Pulverized Sedimentary Rocks Along the Mojave Section of the San Andreas Fault

Recent mapping has established the existence of a ~ 100 m wide layer of pulverized crystalline rocks parallel to the slipping zone of the San Andreas Fault (SAF) in the Mojave (Dor et al., EPSL 2006). This mapping also suggests that pulverization occurred at a shallow depth (< 3 km) and that the zone of pulverized rock is shifted to the NE side of the fault, which is the block with faster seismic velocities at depth. To further assess the likely pulverization depth, we examined the extent of damage in sedimentary rocks from the Juniper Hills and Hungry Valley formations; these rocks were not buried deeply while being displaced along the SAF. Our observations, made in optical and electron microscopy on samples taken in various distances from the fault, indicate the following: 1. Samples collected meters to 10s of meters from the fault are significantly damaged (pulverized) while samples collected 100s of meters from the fault show minimal or no damage at all. 2. Even in the most damaged samples, damage is highly heterogeneous, with some grains pulverized down to the micron scale while others remaining intact. 3. Shear is completely absent visually at all scales: sedimentary fabrics are intact and even the most fractured grains preserve their original outline, with the fragments appearing to fit together in a hierarchical self-similar fashion. The fabric of the pulverized sediments is compatible with a tensile failure mechanism that may be similar to that responsible for the pulverization of crystalline rocks described by Dor et al. (EPSL 2006), and is likely associated with the stress field of earthquake ruptures. This is supported by the clear spatial correlation that the highly damaged and pulverized rocks have with the trace of the fault.
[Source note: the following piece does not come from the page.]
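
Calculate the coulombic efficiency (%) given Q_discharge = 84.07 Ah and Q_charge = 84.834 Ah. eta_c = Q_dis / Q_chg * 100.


eta_c = Q_dis / Q_chg * 100 = 84.07 / 84.834 * 100 = 99.10%

99.10%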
These observations support earlier inferences about the likely occurrence of pulverization at shallow depths. Shallow generation depth of damage, abundance of tensile features and asymmetric fault zone structure correlated with the velocity structure (as apparently expressed by the pulverized rocks layer and by smaller scales observations of Dor et al., PAGEOPH 2006) are expected outcomes of repeated ruptures on a bimaterial interface (e.g. Ben-Zion and Shi, EPSL 2005).